According to research on listening skills, being a good listener means focusing attention on the message and reviewing the important information. Parents can model good listening behavior for their children and advise them on ways to listen as an active learner, pick out highlights of a conversation, and ask relevant questions. Sometimes it helps to "show" children that an active listener is one who looks the speaker in the eye and is willing to turn the television off to make sure that the listener is not distracted by outside interference.
So how can I as a parent put this into practice?
1) Be interested and attentive. Children can tell whether they have a parent's interest and attention by the way the parent replies or does not reply. Forget about the telephone and other distractions. Maintain eye contact to show that you really are with the child.
2) Encourage talking. Some children need an invitation to start talking. Children are more likely to share their ideas and feelings when others think them important.
3) Listen patiently. People think faster than they speak. Children often take longer than adults to find the right word. Listen as though you have plenty of time.

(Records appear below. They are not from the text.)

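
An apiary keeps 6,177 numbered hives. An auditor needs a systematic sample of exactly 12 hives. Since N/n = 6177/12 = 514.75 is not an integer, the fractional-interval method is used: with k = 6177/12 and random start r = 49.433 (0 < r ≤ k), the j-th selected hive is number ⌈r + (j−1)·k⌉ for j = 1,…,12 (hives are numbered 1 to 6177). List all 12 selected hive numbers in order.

50, 565, 1079, 1594, 2109, 2624, 3138, 3653, 4168, 4683, 5197, 5712

j=1: r + 0k = 49.433 → ⌈·⌉ = 50
j=2: r + 1k = 564.183 → ⌈·⌉ = 565
j=3: r + 2k = 1078.933 → ⌈·⌉ = 1079
j=4: r + 3k = 1593.683 → ⌈·⌉ = 1594
j=5: r + 4k = 2108.433 → ⌈·⌉ = 2109
j=6: r + 5k = 2623.183 → ⌈·⌉ = 2624
j=7: r + 6k = 3137.933 → ⌈·⌉ = 3138
j=8: r + 7k = 3652.683 → ⌈·⌉ = 3653
j=9: r + 8k = 4167.433 → ⌈·⌉ = 4168
j=10: r + 9k = 4682.183 → ⌈·⌉ = 4683
j=11: r + 10k = 5196.933 → ⌈·⌉ = 5197
j=12: r + 11k = 5711.683 → ⌈·⌉ = 5712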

4) Hear children out. Avoid cutting children off before they have finished speaking. It is easy to form an opinion or reject children's views before they finish what they have to say. It may be difficult to listen respectfully and not correct misconceptions, but respect their right to have and express their opinions.
5) Listen to nonverbal messages. Many messages children send are communicated nonverbally by their tone of voice, their facial expressions, their energy level, their posture, or changes in their behavior patterns. You can often tell more from the way a child says something than from what is said. When a child comes in obviously upset, be sure to find a quiet time then or sometime later.
Parents play an essential role in building children's communication skills because children spend more time with their parents than with any other adult. Children also have a deeper involvement with their parents than with any other adult, and the family as a unit has lifelong contact with its members. Parents control many of the contacts a child has with society as well as society's contacts with the child.
Adults, parents, and teachers set a powerful example of good or poor communication. Communication skills are influenced by the examples children see and hear. Parents and teachers who listen to their children with interest, attention, and patience set a good example.
The greatest audience children can have is an adult who is important to them and interested in them.